09.20.07

El colmo

Publicado en Brontë tagged , , a 10:24 am por Brontë

Muchos dirán que es una tontería, y sé que lo es. Pero como todo el mundo tiene su derecho a pataleta yo he decidido que voy a tomármelo.

En fin, que hasta las narices. Me he pasado cinco días aguantando a Gaia en mi casa, viendo (es un decir) cómo ésta estaba todo el día en la piscina tomando el sol mientras yo estaba trabajando, teniendo cada día que cocinarle por la noche o en su defecto pagar por traer comida a casa (me he gastado más de 60€ pq a los dos días la nevera estaba que tiritaba) y encima tener que aguantar comentarios que, de verdad, me echo a reír por no llorar. Transcribo uno de tantos:

- Ay Brontë, de verdad… -comienza, mientras pone una cara mezcla entre “qué putada me hace” y “qué triste estoy”- Qué pena que venga ÉL.

- Gaia tía, no jodas.

- No, si por ti no, pero es que yo estaba tan bien…

Y tan bien. La tía se ha levantado a las tantas y por las tardes me ocupaba yo de entretenerla. ¿Y os acordáis que os dije que ya me estaba temiendo cómo me lo iba a pagar?  Pues bien, ayer la niña quedó por la noche con su ex porque la llamó el domingo diciéndole que quería volver con ella (cosa que me dio la falsa esperanza de que se fuera el lunes) pero como había decidido (dicho por ella textualmente) quedarse en el Hotel “todo inlcuido” hasta el miércoles Brontë quedó con él ayer por la noche.

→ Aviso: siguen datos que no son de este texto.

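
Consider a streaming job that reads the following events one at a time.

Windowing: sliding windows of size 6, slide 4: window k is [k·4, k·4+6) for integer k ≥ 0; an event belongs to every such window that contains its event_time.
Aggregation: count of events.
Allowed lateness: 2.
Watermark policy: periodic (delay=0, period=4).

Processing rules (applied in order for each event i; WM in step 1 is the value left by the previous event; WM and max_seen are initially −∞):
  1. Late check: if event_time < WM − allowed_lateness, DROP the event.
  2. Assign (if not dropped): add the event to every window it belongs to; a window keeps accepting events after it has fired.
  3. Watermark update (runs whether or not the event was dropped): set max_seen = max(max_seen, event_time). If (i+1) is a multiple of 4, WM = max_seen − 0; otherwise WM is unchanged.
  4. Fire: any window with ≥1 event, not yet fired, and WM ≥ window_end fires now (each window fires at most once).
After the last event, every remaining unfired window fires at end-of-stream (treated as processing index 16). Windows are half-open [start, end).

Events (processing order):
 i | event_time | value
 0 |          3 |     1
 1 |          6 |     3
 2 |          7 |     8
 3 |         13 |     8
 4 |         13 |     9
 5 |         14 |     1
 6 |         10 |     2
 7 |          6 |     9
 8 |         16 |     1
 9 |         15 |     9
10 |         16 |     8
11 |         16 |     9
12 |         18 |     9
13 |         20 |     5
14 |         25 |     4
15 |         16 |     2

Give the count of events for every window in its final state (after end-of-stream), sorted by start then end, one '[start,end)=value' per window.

[0,6)=1 [4,10)=2 [8,14)=2 [12,18)=8 [16,22)=6 [20,26)=2 [24,30)=1

i=0 t=3 v=1: → [0,6); WM=−∞
i=1 t=6 v=3: → [4,10); WM=−∞
i=2 t=7 v=8: → [4,10); WM=−∞
i=3 t=13 v=8: → [12,18),[8,14); WM=13; [0,6) fires=1 [4,10) fires=2
i=4 t=13 v=9: → [12,18),[8,14); WM=13
i=5 t=14 v=1: → [12,18); WM=13
i=6 t=10 v=2: DROP (t<13-2); WM=13
i=7 t=6 v=9: DROP (t<13-2); WM=14; [8,14) fires=2
i=8 t=16 v=1: → [16,22),[12,18); WM=14
i=9 t=15 v=9: → [12,18); WM=14
i=10 t=16 v=8: → [16,22),[12,18); WM=14
i=11 t=16 v=9: → [16,22),[12,18); WM=16
i=12 t=18 v=9: → [16,22); WM=16
i=13 t=20 v=5: → [20,26),[16,22); WM=16
i=14 t=25 v=4: → [24,30),[20,26); WM=16
i=15 t=16 v=2: → [16,22),[12,18); WM=25; [12,18) fires=8 [16,22) fires=6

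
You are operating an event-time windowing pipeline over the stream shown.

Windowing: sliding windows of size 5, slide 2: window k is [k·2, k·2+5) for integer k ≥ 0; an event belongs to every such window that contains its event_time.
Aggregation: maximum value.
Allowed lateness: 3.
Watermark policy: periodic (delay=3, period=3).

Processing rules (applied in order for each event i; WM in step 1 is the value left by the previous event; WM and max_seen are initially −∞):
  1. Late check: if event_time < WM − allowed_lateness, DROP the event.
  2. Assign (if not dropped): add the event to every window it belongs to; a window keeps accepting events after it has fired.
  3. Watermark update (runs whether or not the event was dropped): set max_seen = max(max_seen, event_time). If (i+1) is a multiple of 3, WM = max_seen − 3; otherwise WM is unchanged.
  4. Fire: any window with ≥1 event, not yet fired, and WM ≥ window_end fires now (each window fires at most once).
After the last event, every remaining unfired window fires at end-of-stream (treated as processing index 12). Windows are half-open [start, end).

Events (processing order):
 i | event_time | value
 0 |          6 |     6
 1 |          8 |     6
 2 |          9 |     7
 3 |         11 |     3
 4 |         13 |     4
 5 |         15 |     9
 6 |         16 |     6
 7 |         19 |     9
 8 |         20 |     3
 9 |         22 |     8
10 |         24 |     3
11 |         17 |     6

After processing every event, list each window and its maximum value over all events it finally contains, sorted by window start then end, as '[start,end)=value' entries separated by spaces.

[2,7)=6 [4,9)=6 [6,11)=7 [8,13)=7 [10,15)=4 [12,17)=9 [14,19)=9 [16,21)=9 [18,23)=9 [20,25)=8 [22,27)=8 [24,29)=3

i=0 t=6 v=6: → [6,11),[4,9),[2,7); WM=−∞
i=1 t=8 v=6: → [8,13),[6,11),[4,9); WM=−∞
i=2 t=9 v=7: → [8,13),[6,11); WM=6
i=3 t=11 v=3: → [10,15),[8,13); WM=6
i=4 t=13 v=4: → [12,17),[10,15); WM=6
i=5 t=15 v=9: → [14,19),[12,17); WM=12; [2,7) fires=6 [4,9) fires=6 [6,11) fires=7
i=6 t=16 v=6: → [16,21),[14,19),[12,17); WM=12
i=7 t=19 v=9: → [18,23),[16,21); WM=12
i=8 t=20 v=3: → [20,25),[18,23),[16,21); WM=17; [8,13) fires=7 [10,15) fires=4 [12,17) fires=9
i=9 t=22 v=8: → [22,27),[20,25),[18,23); WM=17
i=10 t=24 v=3: → [24,29),[22,27),[20,25); WM=17
i=11 t=17 v=6: → [16,21),[14,19); WM=21; [14,19) fires=9 [16,21) fires=9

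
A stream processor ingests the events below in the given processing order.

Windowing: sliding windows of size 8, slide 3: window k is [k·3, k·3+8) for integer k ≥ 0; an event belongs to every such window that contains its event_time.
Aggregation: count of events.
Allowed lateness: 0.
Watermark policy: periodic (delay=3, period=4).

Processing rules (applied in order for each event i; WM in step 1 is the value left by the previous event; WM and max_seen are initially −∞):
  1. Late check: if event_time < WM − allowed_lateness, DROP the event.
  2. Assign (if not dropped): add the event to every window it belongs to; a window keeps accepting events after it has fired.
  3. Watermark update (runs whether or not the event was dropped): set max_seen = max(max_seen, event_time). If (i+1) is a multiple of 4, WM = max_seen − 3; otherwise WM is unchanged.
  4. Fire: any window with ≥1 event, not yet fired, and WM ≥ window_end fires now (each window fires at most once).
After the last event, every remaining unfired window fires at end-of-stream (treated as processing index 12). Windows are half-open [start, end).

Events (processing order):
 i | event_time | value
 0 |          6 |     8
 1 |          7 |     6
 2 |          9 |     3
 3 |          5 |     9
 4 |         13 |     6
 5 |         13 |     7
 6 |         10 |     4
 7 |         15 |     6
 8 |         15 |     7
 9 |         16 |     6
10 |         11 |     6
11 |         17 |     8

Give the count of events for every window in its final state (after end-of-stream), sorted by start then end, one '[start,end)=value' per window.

i=0 t=6 v=8: → [6,14),[3,11),[0,8); WM=−∞
i=1 t=7 v=6: → [6,14),[3,11),[0,8); WM=−∞
i=2 t=9 v=3: → [9,17),[6,14),[3,11); WM=−∞
i=3 t=5 v=9: → [3,11),[0,8); WM=6
i=4 t=13 v=6: → [12,20),[9,17),[6,14); WM=6
i=5 t=13 v=7: → [12,20),[9,17),[6,14); WM=6
i=6 t=10 v=4: → [9,17),[6,14),[3,11); WM=6
i=7 t=15 v=6: → [15,23),[12,20),[9,17); WM=12; [0,8) fires=3 [3,11) fires=5
i=8 t=15 v=7: → [15,23),[12,20),[9,17); WM=12
i=9 t=16 v=6: → [15,23),[12,20),[9,17); WM=12
i=10 t=11 v=6: DROP (t<12-0); WM=12
i=11 t=17 v=8: → [15,23),[12,20); WM=14; [6,14) fires=6

[0,8)=3 [3,11)=5 [6,14)=6 [9,17)=7 [12,20)=6 [15,23)=4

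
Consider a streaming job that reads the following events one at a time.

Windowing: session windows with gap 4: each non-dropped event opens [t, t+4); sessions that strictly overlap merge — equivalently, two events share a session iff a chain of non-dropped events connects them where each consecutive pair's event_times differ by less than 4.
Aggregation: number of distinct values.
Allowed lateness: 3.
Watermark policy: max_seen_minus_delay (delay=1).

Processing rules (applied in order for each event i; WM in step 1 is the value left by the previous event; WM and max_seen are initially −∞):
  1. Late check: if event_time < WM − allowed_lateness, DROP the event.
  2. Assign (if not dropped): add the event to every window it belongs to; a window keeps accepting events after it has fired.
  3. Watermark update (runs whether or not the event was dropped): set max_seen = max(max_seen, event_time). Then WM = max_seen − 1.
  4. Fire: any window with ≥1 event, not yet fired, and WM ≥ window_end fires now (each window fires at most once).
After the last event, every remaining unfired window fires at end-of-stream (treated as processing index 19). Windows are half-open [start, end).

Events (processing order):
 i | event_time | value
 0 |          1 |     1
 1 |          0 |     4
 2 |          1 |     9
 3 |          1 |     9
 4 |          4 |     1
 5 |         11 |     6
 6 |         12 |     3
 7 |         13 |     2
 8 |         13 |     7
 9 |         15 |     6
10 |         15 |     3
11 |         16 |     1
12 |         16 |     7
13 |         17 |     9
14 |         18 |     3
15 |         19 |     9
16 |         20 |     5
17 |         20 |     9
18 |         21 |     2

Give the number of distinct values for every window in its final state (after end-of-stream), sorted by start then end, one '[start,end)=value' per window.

i=0 t=1 v=1: → [1,5); WM=0
i=1 t=0 v=4: → [0,5); WM=0
i=2 t=1 v=9: → [0,5); WM=0
i=3 t=1 v=9: → [0,5); WM=0
i=4 t=4 v=1: → [0,8); WM=3
i=5 t=11 v=6: → [11,15); WM=10
i=6 t=12 v=3: → [11,16); WM=11
i=7 t=13 v=2: → [11,17); WM=12
i=8 t=13 v=7: → [11,17); WM=12
i=9 t=15 v=6: → [11,19); WM=14
i=10 t=15 v=3: → [11,19); WM=14
i=11 t=16 v=1: → [11,20); WM=15
i=12 t=16 v=7: → [11,20); WM=15
i=13 t=17 v=9: → [11,21); WM=16
i=14 t=18 v=3: → [11,22); WM=17
i=15 t=19 v=9: → [11,23); WM=18
i=16 t=20 v=5: → [11,24); WM=19
i=17 t=20 v=9: → [11,24); WM=19
i=18 t=21 v=2: → [11,25); WM=20

[0,8)=3 [11,25)=7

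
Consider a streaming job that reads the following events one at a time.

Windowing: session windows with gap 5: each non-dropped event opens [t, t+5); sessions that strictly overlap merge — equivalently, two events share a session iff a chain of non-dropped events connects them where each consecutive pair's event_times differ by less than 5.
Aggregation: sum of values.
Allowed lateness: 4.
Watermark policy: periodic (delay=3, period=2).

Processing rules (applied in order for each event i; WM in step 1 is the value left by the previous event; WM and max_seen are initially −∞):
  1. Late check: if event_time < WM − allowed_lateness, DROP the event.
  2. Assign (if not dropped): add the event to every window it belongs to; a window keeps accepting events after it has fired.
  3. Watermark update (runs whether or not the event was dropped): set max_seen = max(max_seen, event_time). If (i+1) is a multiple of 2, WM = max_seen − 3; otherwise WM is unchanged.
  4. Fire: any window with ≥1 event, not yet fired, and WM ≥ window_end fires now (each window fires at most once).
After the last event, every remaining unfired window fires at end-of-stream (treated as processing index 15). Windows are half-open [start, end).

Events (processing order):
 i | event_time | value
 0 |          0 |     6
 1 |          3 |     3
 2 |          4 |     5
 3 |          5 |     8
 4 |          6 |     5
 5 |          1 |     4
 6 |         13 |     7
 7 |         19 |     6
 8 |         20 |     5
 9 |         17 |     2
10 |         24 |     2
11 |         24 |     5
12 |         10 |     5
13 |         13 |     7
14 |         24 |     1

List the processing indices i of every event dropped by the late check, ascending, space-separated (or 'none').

12 13

i=0 t=0 v=6: → [0,5); WM=−∞
i=1 t=3 v=3: → [0,8); WM=0
i=2 t=4 v=5: → [0,9); WM=0
i=3 t=5 v=8: → [0,10); WM=2
i=4 t=6 v=5: → [0,11); WM=2
i=5 t=1 v=4: → [0,11); WM=3
i=6 t=13 v=7: → [13,18); WM=3
i=7 t=19 v=6: → [19,24); WM=16
i=8 t=20 v=5: → [19,25); WM=16
i=9 t=17 v=2: → [13,25); WM=17
i=10 t=24 v=2: → [13,29); WM=17
i=11 t=24 v=5: → [13,29); WM=21
i=12 t=10 v=5: DROP (t<21-4); WM=21
i=13 t=13 v=7: DROP (t<21-4); WM=21
i=14 t=24 v=1: → [13,29); WM=21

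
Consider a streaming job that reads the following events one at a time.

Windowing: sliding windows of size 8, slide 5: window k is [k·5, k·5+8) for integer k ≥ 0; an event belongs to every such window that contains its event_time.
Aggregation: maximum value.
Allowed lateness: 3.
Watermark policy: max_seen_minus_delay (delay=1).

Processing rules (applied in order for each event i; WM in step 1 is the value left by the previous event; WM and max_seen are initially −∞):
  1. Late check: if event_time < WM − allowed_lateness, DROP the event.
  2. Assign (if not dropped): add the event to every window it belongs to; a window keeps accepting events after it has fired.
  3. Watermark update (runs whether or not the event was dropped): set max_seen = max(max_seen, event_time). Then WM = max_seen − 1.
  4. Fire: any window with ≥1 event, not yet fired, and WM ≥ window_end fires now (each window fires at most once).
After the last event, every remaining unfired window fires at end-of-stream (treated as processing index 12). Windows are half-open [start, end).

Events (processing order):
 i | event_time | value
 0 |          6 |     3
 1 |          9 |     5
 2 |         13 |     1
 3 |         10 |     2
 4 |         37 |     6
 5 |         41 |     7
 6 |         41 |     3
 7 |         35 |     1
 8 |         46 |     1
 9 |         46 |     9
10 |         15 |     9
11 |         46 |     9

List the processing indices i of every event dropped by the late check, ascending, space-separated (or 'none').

i=0 t=6 v=3: → [5,13),[0,8); WM=5
i=1 t=9 v=5: → [5,13); WM=8; [0,8) fires=3
i=2 t=13 v=1: → [10,18); WM=12
i=3 t=10 v=2: → [10,18),[5,13); WM=12
i=4 t=37 v=6: → [35,43),[30,38); WM=36; [5,13) fires=5 [10,18) fires=2
i=5 t=41 v=7: → [40,48),[35,43); WM=40; [30,38) fires=6
i=6 t=41 v=3: → [40,48),[35,43); WM=40
i=7 t=35 v=1: DROP (t<40-3); WM=40
i=8 t=46 v=1: → [45,53),[40,48); WM=45; [35,43) fires=7
i=9 t=46 v=9: → [45,53),[40,48); WM=45
i=10 t=15 v=9: DROP (t<45-3); WM=45
i=11 t=46 v=9: → [45,53),[40,48); WM=45

7 10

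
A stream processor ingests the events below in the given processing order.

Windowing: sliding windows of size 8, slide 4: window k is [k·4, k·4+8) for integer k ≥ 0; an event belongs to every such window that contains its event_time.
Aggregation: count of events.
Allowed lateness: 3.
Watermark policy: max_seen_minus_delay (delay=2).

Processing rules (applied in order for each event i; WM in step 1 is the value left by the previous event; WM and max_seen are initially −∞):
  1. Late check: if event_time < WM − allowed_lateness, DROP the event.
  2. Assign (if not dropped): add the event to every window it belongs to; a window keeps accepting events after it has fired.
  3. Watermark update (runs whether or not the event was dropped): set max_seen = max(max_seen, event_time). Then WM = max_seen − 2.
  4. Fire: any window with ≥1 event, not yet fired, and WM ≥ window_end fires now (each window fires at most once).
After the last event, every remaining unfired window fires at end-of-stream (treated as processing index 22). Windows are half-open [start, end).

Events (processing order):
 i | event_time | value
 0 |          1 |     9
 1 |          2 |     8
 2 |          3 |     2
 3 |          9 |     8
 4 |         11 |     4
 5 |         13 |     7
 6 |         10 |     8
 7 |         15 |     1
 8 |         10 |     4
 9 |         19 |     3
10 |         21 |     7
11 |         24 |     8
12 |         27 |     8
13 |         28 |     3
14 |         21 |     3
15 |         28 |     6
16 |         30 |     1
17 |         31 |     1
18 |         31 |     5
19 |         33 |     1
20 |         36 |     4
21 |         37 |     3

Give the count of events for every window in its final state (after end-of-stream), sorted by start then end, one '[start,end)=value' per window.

i=0 t=1 v=9: → [0,8); WM=-1
i=1 t=2 v=8: → [0,8); WM=0
i=2 t=3 v=2: → [0,8); WM=1
i=3 t=9 v=8: → [8,16),[4,12); WM=7
i=4 t=11 v=4: → [8,16),[4,12); WM=9; [0,8) fires=3
i=5 t=13 v=7: → [12,20),[8,16); WM=11
i=6 t=10 v=8: → [8,16),[4,12); WM=11
i=7 t=15 v=1: → [12,20),[8,16); WM=13; [4,12) fires=3
i=8 t=10 v=4: → [8,16),[4,12); WM=13
i=9 t=19 v=3: → [16,24),[12,20); WM=17; [8,16) fires=6
i=10 t=21 v=7: → [20,28),[16,24); WM=19
i=11 t=24 v=8: → [24,32),[20,28); WM=22; [12,20) fires=3
i=12 t=27 v=8: → [24,32),[20,28); WM=25; [16,24) fires=2
i=13 t=28 v=3: → [28,36),[24,32); WM=26
i=14 t=21 v=3: DROP (t<26-3); WM=26
i=15 t=28 v=6: → [28,36),[24,32); WM=26
i=16 t=30 v=1: → [28,36),[24,32); WM=28; [20,28) fires=3
i=17 t=31 v=1: → [28,36),[24,32); WM=29
i=18 t=31 v=5: → [28,36),[24,32); WM=29
i=19 t=33 v=1: → [32,40),[28,36); WM=31
i=20 t=36 v=4: → [36,44),[32,40); WM=34; [24,32) fires=7
i=21 t=37 v=3: → [36,44),[32,40); WM=35

[0,8)=3 [4,12)=4 [8,16)=6 [12,20)=3 [16,24)=2 [20,28)=3 [24,32)=7 [28,36)=6 [32,40)=3 [36,44)=2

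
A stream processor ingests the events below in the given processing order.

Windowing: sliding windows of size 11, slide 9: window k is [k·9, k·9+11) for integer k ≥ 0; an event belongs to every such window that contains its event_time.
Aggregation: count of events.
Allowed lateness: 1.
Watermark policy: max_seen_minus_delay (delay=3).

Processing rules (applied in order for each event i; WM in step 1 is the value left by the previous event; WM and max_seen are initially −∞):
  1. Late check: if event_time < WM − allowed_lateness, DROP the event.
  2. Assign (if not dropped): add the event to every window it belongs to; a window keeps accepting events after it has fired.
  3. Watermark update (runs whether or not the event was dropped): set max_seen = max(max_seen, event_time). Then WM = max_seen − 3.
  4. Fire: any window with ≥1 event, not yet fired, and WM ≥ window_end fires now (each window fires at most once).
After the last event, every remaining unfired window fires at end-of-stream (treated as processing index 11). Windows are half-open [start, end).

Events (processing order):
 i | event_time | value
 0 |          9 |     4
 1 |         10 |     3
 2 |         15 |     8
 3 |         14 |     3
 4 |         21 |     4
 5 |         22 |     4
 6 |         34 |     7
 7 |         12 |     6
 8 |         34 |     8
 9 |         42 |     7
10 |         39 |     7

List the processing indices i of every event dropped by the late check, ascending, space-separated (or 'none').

7

i=0 t=9 v=4: → [9,20),[0,11); WM=6
i=1 t=10 v=3: → [9,20),[0,11); WM=7
i=2 t=15 v=8: → [9,20); WM=12; [0,11) fires=2
i=3 t=14 v=3: → [9,20); WM=12
i=4 t=21 v=4: → [18,29); WM=18
i=5 t=22 v=4: → [18,29); WM=19
i=6 t=34 v=7: → [27,38); WM=31; [9,20) fires=4 [18,29) fires=2
i=7 t=12 v=6: DROP (t<31-1); WM=31
i=8 t=34 v=8: → [27,38); WM=31
i=9 t=42 v=7: → [36,47); WM=39; [27,38) fires=2
i=10 t=39 v=7: → [36,47); WM=39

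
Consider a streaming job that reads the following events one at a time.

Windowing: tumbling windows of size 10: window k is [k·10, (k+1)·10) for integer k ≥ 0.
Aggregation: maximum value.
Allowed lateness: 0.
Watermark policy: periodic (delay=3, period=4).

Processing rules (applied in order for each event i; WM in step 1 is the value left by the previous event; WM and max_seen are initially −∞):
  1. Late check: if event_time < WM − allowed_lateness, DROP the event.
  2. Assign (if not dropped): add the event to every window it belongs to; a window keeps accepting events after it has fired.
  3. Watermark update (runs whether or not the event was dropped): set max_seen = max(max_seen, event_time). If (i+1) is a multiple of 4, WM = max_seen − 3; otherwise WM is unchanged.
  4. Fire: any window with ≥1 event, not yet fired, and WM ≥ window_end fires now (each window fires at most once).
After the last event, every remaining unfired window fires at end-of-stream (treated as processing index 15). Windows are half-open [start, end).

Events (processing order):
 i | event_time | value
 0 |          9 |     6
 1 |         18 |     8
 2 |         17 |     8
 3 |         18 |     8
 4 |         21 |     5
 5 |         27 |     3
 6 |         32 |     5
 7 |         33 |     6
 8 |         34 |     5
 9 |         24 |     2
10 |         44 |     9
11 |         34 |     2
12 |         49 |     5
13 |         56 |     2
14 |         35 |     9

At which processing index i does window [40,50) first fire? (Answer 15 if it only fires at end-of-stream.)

15

i=0 t=9 v=6: → [0,10); WM=−∞
i=1 t=18 v=8: → [10,20); WM=−∞
i=2 t=17 v=8: → [10,20); WM=−∞
i=3 t=18 v=8: → [10,20); WM=15; [0,10) fires=6
i=4 t=21 v=5: → [20,30); WM=15
i=5 t=27 v=3: → [20,30); WM=15
i=6 t=32 v=5: → [30,40); WM=15
i=7 t=33 v=6: → [30,40); WM=30; [10,20) fires=8 [20,30) fires=5
i=8 t=34 v=5: → [30,40); WM=30
i=9 t=24 v=2: DROP (t<30-0); WM=30
i=10 t=44 v=9: → [40,50); WM=30
i=11 t=34 v=2: → [30,40); WM=41; [30,40) fires=6
i=12 t=49 v=5: → [40,50); WM=41
i=13 t=56 v=2: → [50,60); WM=41
i=14 t=35 v=9: DROP (t<41-0); WM=41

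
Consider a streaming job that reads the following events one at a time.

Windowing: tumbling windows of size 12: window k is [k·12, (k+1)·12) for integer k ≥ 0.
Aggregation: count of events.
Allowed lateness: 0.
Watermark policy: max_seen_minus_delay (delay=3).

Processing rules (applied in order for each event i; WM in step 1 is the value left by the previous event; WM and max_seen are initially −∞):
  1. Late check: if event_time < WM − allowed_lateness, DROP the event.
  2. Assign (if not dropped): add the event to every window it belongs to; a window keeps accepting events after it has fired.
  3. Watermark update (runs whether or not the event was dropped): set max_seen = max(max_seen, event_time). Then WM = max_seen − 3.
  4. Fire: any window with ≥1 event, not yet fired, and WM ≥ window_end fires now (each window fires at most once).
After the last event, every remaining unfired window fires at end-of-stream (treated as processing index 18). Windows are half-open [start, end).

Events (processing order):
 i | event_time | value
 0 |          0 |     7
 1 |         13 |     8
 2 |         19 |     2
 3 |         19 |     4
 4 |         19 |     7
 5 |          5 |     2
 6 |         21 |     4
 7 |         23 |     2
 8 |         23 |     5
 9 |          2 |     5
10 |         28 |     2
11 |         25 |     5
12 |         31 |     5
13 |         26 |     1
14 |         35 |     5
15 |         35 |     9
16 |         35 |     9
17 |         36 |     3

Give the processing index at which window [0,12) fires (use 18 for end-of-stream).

i=0 t=0 v=7: → [0,12); WM=-3
i=1 t=13 v=8: → [12,24); WM=10
i=2 t=19 v=2: → [12,24); WM=16; [0,12) fires=1
i=3 t=19 v=4: → [12,24); WM=16
i=4 t=19 v=7: → [12,24); WM=16
i=5 t=5 v=2: DROP (t<16-0); WM=16
i=6 t=21 v=4: → [12,24); WM=18
i=7 t=23 v=2: → [12,24); WM=20
i=8 t=23 v=5: → [12,24); WM=20
i=9 t=2 v=5: DROP (t<20-0); WM=20
i=10 t=28 v=2: → [24,36); WM=25; [12,24) fires=7
i=11 t=25 v=5: → [24,36); WM=25
i=12 t=31 v=5: → [24,36); WM=28
i=13 t=26 v=1: DROP (t<28-0); WM=28
i=14 t=35 v=5: → [24,36); WM=32
i=15 t=35 v=9: → [24,36); WM=32
i=16 t=35 v=9: → [24,36); WM=32
i=17 t=36 v=3: → [36,48); WM=33

2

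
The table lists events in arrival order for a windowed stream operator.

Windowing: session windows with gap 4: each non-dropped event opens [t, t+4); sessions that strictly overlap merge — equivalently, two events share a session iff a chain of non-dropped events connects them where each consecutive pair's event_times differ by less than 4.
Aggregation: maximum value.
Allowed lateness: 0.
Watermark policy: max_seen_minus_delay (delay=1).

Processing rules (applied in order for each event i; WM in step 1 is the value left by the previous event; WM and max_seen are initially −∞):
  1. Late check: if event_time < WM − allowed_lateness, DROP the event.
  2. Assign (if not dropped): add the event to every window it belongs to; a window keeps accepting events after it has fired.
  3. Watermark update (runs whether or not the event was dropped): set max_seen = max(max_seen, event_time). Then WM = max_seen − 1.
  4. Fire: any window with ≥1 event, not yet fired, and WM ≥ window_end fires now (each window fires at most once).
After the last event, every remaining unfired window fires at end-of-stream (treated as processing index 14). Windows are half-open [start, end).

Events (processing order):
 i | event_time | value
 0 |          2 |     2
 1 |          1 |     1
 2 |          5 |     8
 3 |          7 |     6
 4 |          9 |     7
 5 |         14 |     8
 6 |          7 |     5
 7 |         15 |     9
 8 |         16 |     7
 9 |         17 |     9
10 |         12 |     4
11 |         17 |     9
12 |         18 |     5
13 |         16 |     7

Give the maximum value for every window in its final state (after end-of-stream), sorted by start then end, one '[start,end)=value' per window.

[1,13)=8 [14,22)=9

i=0 t=2 v=2: → [2,6); WM=1
i=1 t=1 v=1: → [1,6); WM=1
i=2 t=5 v=8: → [1,9); WM=4
i=3 t=7 v=6: → [1,11); WM=6
i=4 t=9 v=7: → [1,13); WM=8
i=5 t=14 v=8: → [14,18); WM=13
i=6 t=7 v=5: DROP (t<13-0); WM=13
i=7 t=15 v=9: → [14,19); WM=14
i=8 t=16 v=7: → [14,20); WM=15
i=9 t=17 v=9: → [14,21); WM=16
i=10 t=12 v=4: DROP (t<16-0); WM=16
i=11 t=17 v=9: → [14,21); WM=16
i=12 t=18 v=5: → [14,22); WM=17
i=13 t=16 v=7: DROP (t<17-0); WM=17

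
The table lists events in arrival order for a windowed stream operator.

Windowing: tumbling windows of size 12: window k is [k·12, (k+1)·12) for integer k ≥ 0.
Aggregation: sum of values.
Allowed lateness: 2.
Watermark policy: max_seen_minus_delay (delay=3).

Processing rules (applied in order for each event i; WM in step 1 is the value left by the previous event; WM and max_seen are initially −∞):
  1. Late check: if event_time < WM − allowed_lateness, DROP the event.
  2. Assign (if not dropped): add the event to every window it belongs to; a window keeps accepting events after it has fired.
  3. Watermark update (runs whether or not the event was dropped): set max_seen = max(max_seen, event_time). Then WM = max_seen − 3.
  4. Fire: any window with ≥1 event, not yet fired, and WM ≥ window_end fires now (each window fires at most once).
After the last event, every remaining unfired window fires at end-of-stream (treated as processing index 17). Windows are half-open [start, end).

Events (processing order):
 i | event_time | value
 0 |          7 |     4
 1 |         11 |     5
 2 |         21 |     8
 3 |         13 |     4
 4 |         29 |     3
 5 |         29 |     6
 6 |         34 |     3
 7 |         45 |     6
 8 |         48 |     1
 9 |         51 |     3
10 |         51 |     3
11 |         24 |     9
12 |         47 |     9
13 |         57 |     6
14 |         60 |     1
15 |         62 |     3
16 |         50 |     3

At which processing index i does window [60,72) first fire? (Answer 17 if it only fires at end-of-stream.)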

Pues antes quedamos con Arwen y me estuve con ellas hasta que ya no aguanté más, y cuando me levanté para irme me dice, otra vez con cara de pena y de niña desnutrida del África Subsahariana: Pero… es que mi maleta está en tu coche y pesa mucho… No me puedes llevar a casa de piiiiip (su ex). Así que Brontë, que es gilipollas (porque lo sé y lo admito), coge y la lleva a casa de su ex, cosa que supone llegar a casa mucho más tarde. Por cierto, esperaba que en el bar al menos me invitara a tomar una coca-cola, pero ni eso.

Bueno, pues que sepáis que todavía no sé qué ha pasado con el tema. Imagino que todo habrá ido de puta madre porque sino la volvería a tener en mi casa, diciendo que está muy mal y de paso acabando todas mis provisiones de comida. Evidentemente, aunque me dijo que me diría algo cuando ya hubieran hablado y hubieran decidido qué hacer, todavía estoy esperando. Cuando se lo he comentado a mi padre esta mañana, en plan: “Tanto coñazo con el tema estos días y ahora mira…” solo me ha dicho: Esta niña es una egoísta. Y coño, la verdad es que sí. Porque vamos, no es que necesite saber del tema para seguir viviendo, pero por deferencia me esperaba, al menos, un mensaje al móvil diciendo algo como: “todo bien, mañana te cuento”.

Total, que la próxima vez que le pase algo así, espero acordarme de todo esto y decirle que sí, que si quiere se quede en casa… del perro.